From May through September the islands overall experienced "one of the wettest dry seasons in the last 30 years," said Kevin Kodama, a hydrologist with the National Oceanic and Atmospheric Administration. "It’s been a long time since we’ve been this green heading into the wet season."
Despite dry conditions from late August to early September, monthly rainfall records fell in 16 sites around the islands, and Waimanalo broke a July rainfall record that had stood since 1908.
But the rainy season that typically runs from October through April should be drier than normal because of weak El Nino conditions that are expected to develop toward the end of the year.
The result should be below-average rainfall through the spring, leading to the possibility of continued drought conditions for parts of Maui County. Upcountry Maui remains under a 10 percent voluntary cutback on water use and West Molokai is under a 20 percent mandatory reduction.
But the forecast of a drier rainy season should not be as bad as two-year spans in 2009 and 2010, and 1997 and 1998, when Hawaii farmers and ranchers were hit particularly hard by drought, Kodama said.

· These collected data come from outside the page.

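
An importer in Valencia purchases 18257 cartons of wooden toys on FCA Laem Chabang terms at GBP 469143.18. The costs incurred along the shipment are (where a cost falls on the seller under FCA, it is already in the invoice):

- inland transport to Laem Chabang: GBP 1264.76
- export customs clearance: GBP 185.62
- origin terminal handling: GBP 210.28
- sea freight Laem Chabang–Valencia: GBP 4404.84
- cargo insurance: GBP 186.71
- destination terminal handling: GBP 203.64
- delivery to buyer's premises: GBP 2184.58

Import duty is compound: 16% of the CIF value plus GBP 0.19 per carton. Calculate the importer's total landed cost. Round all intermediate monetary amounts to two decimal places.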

Hawaii island is heading into the rainy season without any drought areas for the first time in eight years. And, overall, "pasture conditions are in really good shape" around the state, Kodama said.
Even Diamond Head is unusually green for this time of year, he said.
But throughout the next several months, farmers and ranchers will be keeping an eye out for welcomed rain during a particularly dry rainy season, Kodama said.
The rest of the year should see a transition to a "weak, or leaking, El Nino" condition that will still deliver rains, he said. "It’s not going to completely shut off the pipe," he said.
Even with expectations of a drier than normal rainy season, forecasters warned people to be alert for flash floods, lightning strikes and the need to exercise caution in storm and flood conditions.